I have traveled in and around Manhattan island for over half a century, often passing by its wooded northern end without actually entering it. It was always gratifying just to know some of the once verdant woodland that covered what must have been paradise centuries ago, remained in place. I have read that the word “manhattan” means “island of general intoxication” in the Algonquian language. Surely the temperate climate, babbling brooks, abundant wildlife and deep wooded glades were once a source of awe, a general intoxication. Today, for the most part, that elation has been transformed into the excitement of city living; an entirely different form of inebriation. Be that as it may, there remains this small enclave of the original Manhattan at Inwood Park, a place that appears to live on somewhat as it was when the Wappingers dwelled there. In fact, local legend has it that the infamous deal struck by the Dutch to purchase Manhattan for twenty-four dollars worth of trinkets took place beneath a tulip tree at a Wappinger village here. That would have been the first recorded international trade to take place on this land. Curious that we should now, in the wake of such a cruel act as the one visited upon the World Trade Center, finally enter beneath the giant canopy of the ancient trees after all those years of worshiping them from afar.

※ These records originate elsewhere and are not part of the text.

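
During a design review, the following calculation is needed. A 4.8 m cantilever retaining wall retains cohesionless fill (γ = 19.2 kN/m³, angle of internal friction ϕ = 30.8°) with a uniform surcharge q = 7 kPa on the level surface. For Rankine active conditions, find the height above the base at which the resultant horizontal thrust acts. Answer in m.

1.71 m

K_a = 0.3227.
Triangular part P₁ = ½K_aγH² = 71.38 at H/3 = 1.600 m; rectangular part P₂ = K_a q H = 10.84 at H/2 = 2.400 m.
ȳ = (P₁·1.600 + P₂·2.400)/(P₁+P₂) = 1.706 m.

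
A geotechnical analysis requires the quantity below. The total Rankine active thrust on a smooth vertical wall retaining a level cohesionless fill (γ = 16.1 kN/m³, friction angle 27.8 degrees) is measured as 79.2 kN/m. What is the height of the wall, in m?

K_a = 0.3639. P_a = ½ K_a γ H² ⇒ H = √(2P_a/(K_a γ)).
H = √(2×79.2/(0.3639×16.1)) = 5.200 m.

5.20 m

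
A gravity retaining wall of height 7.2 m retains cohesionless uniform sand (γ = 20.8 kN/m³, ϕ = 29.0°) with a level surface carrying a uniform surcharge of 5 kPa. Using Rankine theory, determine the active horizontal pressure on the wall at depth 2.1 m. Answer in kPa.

16.9 kPa

K_a = (1 − sin φ)/(1 + sin φ) = 0.3470.
σ_v = γz + q = 20.8 × 2.1 + 5 = 48.68 kPa.
σ_h = K_a σ_v = 0.3470 × 48.68 = 16.89 kPa.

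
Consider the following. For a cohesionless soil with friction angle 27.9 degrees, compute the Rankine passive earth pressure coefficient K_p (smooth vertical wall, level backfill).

2.76

K_p = (1 + sin φ)/(1 − sin φ) = tan²(45° + 27.9°/2) = 2.759.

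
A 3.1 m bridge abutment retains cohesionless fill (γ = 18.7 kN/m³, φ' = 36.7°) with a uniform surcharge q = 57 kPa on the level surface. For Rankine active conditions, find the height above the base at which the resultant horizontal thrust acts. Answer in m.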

We had not walked more than a few hundred yards when I realized how old most of the trees around me were. As one who has spent the past decade involved with efforts to defend the few remaining old-growth stands in the northeastern US from destruction by the forces of greed and ignorance, I’ve had the privilege of being in the company of experts like Bob Leverett who helped me understand the science and sensibilities that define our rooted elders. At Inwood Park it seemed I’d found myself among them once again. The girth and height of the oak, tulip, sycamore and other species was awe-inspiring. Their majestic presence drew me out of my earlier bewilderment into being in conscious company with the primordial emissaries of wilderness. The transition was literally stunning. We scaled the western most heights, past caves said to have been inhabited by Native people as late as the 1920s, and passing more giant trees, we reached the ridge overlooking the ever-flowing Hudson River. From here the destruction downtown was no longer visible. All one could see was a vast panoramic sweep of the river and the palisades on its far side. To our backs stood those giants of the eastern woodlands, still rooted in the polluted soil of this ancient land, still breathing this now tainted air, still living as testament to the power of Creation, even while suffering from the ills of our so-called civilization. If those wondrous specimens of life can prevail here and now, then why not us?